Zhang Zhihe or Chang Chih-ho (Chinese: 張志和, fl. 8th century) was a Chinese government official and Taoist scholar.
A native of Zhinhua in Zhejiang, 'he was of a romantic turn of mind and especially fond of Taoist speculations'. He took office under the Emperor Suzung of the Tang dynasty, but got into some trouble and was banished.
Soon after this he shared in a general pardon; whereupon he fled to the woods and mountains and became a wandering recluse, calling himself "the Old Fisherman of the Mists and Waters" (烟波钓叟).

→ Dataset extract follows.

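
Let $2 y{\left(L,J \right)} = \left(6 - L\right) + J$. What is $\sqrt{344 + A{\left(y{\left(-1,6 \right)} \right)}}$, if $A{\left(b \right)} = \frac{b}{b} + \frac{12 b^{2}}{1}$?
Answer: $2 \sqrt{213} \approx 29.189$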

When Lu Yu asked him why he roamed about, Zhang answered and said, "With the empyrean as my home, the bright moon my constant companion, and the Four Seas my inseparable friends, — what mean you by roaming?"
And when a friend offered him a comfortable home instead of his poor boat, he replied, "I prefer to follow the gulls into cloudland, rather than to bury my ethereal self beneath the dust of the world." He was the author of the Yuan Zhen Zi (元真子), a work on the conservation of vitality.
From A Lute of Jade – Being selections from the Classical poets of China [The Wisdom of the East series] edited and translated by L. Cranmer-Byng and Dr S. Kapadia 
A Taoist philosopher who lived in the time of the Emperor Su Tsung, and held office under him. For some offence he was exiled, and the royal pardon found him far too occupied to dream of return.
Like so many of the same philosophy, he became a lonely wanderer, calling himself the "Old Fisherman of the Mists and Waters".
Professor Giles (`Chinese Literature', p. 191) adds the curious statement that "he spent his time in angling, but used no bait, his object not being to catch fish."